Enfin, un mot sur les outils d'auto-évaluation : le test GAD-7 disponible sur le site est validé pour les adultes. Pour un adolescent, il peut donner une première indication mais ne remplace pas un entretien clinique — consultez directement un professionnel plutôt que de vous fier à un score.
Cet article est informatif et ne remplace pas un avis médical. En cas de détresse de votre enfant ou d'idées suicidaires, contactez le 3114 (numéro national de prévention du suicide, 24h/24, gratuit) ou le 119 (Allo Enfance en Danger).
Questions fréquentes sur Anxiété
Comment repérer l'anxiété chez un enfant ?
L'anxiété chez l'enfant s'exprime souvent par le corps et le comportement plus que par les mots : maux de ventre récurrents le matin, troubles du sommeil, refus scolaire, régression (énurésie, pouce), irritabilité, besoin excessif de réassurance.
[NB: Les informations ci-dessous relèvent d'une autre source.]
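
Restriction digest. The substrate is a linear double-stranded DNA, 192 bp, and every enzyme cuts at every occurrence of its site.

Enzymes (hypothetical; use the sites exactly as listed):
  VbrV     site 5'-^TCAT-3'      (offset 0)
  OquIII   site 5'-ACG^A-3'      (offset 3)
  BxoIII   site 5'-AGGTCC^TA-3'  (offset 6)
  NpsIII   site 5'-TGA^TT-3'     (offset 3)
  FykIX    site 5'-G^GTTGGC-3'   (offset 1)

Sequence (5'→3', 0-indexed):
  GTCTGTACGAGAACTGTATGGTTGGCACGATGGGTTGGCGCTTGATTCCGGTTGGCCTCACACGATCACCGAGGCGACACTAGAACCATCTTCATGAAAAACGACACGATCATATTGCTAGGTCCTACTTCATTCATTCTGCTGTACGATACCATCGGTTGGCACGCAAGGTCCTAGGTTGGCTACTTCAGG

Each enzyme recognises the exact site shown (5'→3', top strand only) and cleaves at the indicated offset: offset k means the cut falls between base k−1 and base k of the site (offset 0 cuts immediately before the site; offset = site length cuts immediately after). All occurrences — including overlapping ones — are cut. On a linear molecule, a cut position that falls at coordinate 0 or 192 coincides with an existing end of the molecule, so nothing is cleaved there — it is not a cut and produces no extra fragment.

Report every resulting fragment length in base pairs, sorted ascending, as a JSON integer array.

[1,3,4,4,4,5,5,9,9,9,11,12,12,14,15,15,16,17,27]

Scan for sites:
  VbrV (TCAT, off=0): starts [91, 109, 129, 133] → cuts [91, 109, 129, 133]
  OquIII (ACGA, off=3): starts [6, 26, 61, 100, 105, 145] → cuts [9, 29, 64, 103, 108, 148]
  BxoIII (AGGTCCTA, off=6): starts [119, 168] → cuts [125, 174]
  NpsIII (TGATT, off=3): starts [42] → cuts [45]
  FykIX (GGTTGGC, off=1): starts [19, 32, 49, 156, 176] → cuts [20, 33, 50, 157, 177]

Pooled cuts: [9, 20, 29, 33, 45, 50, 64, 91, 103, 108, 109, 125, 129, 133, 148, 157, 174, 177]

Fragments:
  [0,9): 9 bp
  [9,20): 11 bp
  [20,29): 9 bp
  [29,33): 4 bp
  [33,45): 12 bp
  [45,50): 5 bp
  [50,64): 14 bp
  [64,91): 27 bp
  [91,103): 12 bp
  [103,108): 5 bp
  [108,109): 1 bp
  [109,125): 16 bp
  [125,129): 4 bp
  [129,133): 4 bp
  [133,148): 15 bp
  [148,157): 9 bp
  [157,174): 17 bp
  [174,177): 3 bp
  [177,192): 15 bp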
Chez l'adolescent, s'ajoutent le repli social, l'anxiété de performance et la peur du jugement. Environ 8 à 10 % des enfants présentent un trouble anxieux caractérisé (INSERM, 2017). Consultez un pédopsychiatre si les symptômes durent plus de 4 semaines.
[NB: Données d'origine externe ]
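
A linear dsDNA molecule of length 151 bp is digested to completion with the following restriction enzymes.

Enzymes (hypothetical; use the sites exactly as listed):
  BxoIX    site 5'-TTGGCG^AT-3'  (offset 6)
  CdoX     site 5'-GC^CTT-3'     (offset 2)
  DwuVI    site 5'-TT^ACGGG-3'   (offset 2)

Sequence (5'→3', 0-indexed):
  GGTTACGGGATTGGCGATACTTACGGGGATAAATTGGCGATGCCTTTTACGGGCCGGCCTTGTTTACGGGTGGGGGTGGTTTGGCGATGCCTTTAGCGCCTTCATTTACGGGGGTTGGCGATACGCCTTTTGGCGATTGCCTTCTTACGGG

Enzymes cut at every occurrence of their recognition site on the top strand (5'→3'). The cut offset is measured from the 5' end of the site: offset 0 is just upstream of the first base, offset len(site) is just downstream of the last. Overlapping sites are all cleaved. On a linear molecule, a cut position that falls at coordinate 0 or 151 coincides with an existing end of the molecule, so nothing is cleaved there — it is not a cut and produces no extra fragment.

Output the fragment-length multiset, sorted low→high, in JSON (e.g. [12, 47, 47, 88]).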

Quels sont les troubles anxieux spécifiques de l'enfance ?
Trois troubles dominent : l'anxiété de séparation (3-5 % des enfants, peur de la séparation aux figures d'attachement), le mutisme sélectif (l'enfant parle à la maison mais se tait à l'école), les phobies spécifiques (animaux, obscurité, vomissements). À l'adolescence, la phobie sociale et le TAG deviennent prédominants (APA, 2022). Le refus scolaire anxieux concerne 1 à 5 % des enfants scolarisés (Santé publique France, 2021).
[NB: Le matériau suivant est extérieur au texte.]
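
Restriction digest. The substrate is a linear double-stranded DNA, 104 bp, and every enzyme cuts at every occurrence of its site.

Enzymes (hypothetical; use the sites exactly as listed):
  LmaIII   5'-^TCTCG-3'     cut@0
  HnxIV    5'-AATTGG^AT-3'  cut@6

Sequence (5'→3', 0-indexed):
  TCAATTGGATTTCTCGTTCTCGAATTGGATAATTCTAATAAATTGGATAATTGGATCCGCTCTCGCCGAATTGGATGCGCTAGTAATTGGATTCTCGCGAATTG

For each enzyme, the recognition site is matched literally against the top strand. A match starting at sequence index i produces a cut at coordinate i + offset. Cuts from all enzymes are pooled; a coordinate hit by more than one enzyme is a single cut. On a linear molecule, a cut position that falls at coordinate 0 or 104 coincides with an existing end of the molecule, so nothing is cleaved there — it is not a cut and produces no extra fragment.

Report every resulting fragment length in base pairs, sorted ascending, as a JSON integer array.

Scan for sites:
  LmaIII TCTCG/0: at [11, 17, 60, 92] ⇒ [11, 17, 60, 92]
  HnxIV AATTGGAT/6: at [2, 22, 40, 48, 68, 84] ⇒ [8, 28, 46, 54, 74, 90]

Pooled cuts: [8, 11, 17, 28, 46, 54, 60, 74, 90, 92]

Fragment lengths:
  [0,8): 8 bp
  [8,11): 3 bp
  [11,17): 6 bp
  [17,28): 11 bp
  [28,46): 18 bp
  [46,54): 8 bp
  [54,60): 6 bp
  [60,74): 14 bp
  [74,90): 16 bp
  [90,92): 2 bp
  [92,104): 12 bp

[2,3,6,6,8,8,11,12,14,16,18]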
Quand consulter pour l'anxiété de mon enfant ?
Trois signaux doivent alerter : durée (symptômes plus de 4 semaines), intensité (détresse majeure, crises de panique, pensées suicidaires), impact fonctionnel (absentéisme scolaire, repli, arrêt des activités). Première consultation : médecin traitant ou pédiatre, qui oriente vers un pédopsychiatre ou un psychologue pour enfants. Les CMP (Centres médico-psychologiques) offrent un accès gratuit mais avec des délais. Le dispositif Mon soutien psy couvre 12 séances/an dès 3 ans.
Les thérapies fonctionnent-elles sur les enfants anxieux ?
Oui, la TCC adaptée à l'enfant (jeu, dessin, métaphores, exposition progressive) est efficace dans 60 à 70 % des cas (Cochrane, 2023). Le travail implique systématiquement les parents, formés à ne pas renforcer l'évitement. La thérapie familiale est indiquée quand le trouble est soutenu par une dynamique familiale anxiogène. Les médicaments (ISRS) sont réservés aux formes sévères, après 8 ans, avec surveillance rapprochée (HAS, 2007).
Comment aider mon ado anxieux au quotidien ?
Quatre leviers clés : valider l'émotion sans la minimiser ("je vois que c'est difficile"), éviter la réassurance excessive qui entretient le doute, encourager l'exposition progressive aux situations redoutées, préserver le sommeil (9-10h, écrans coupés 1h avant coucher). Limitez votre propre anxiété projetée : les parents anxieux transmettent un modèle de gestion du stress. Consultez notre guide anxiété pour approfondir.
L'anxiété scolaire peut-elle entraîner un refus d'école ?
Oui, le refus scolaire anxieux touche 1 à 5 % des élèves, avec des pics aux transitions (6e, 2nde) (Santé publique France, 2021). Il se distingue de l'école buissonnière : l'enfant veut apprendre mais ne peut pas franchir la porte. Plus l'absentéisme dure, plus le retour est difficile. La prise en charge associe TCC en urgence, retour graduel à l'école (1-2h puis demi-journée), et coordination entre famille, établissement et professionnel. Si le mal-être est sévère, appelez le 3020 (harcèlement scolaire) ou le 3114 (prévention suicide).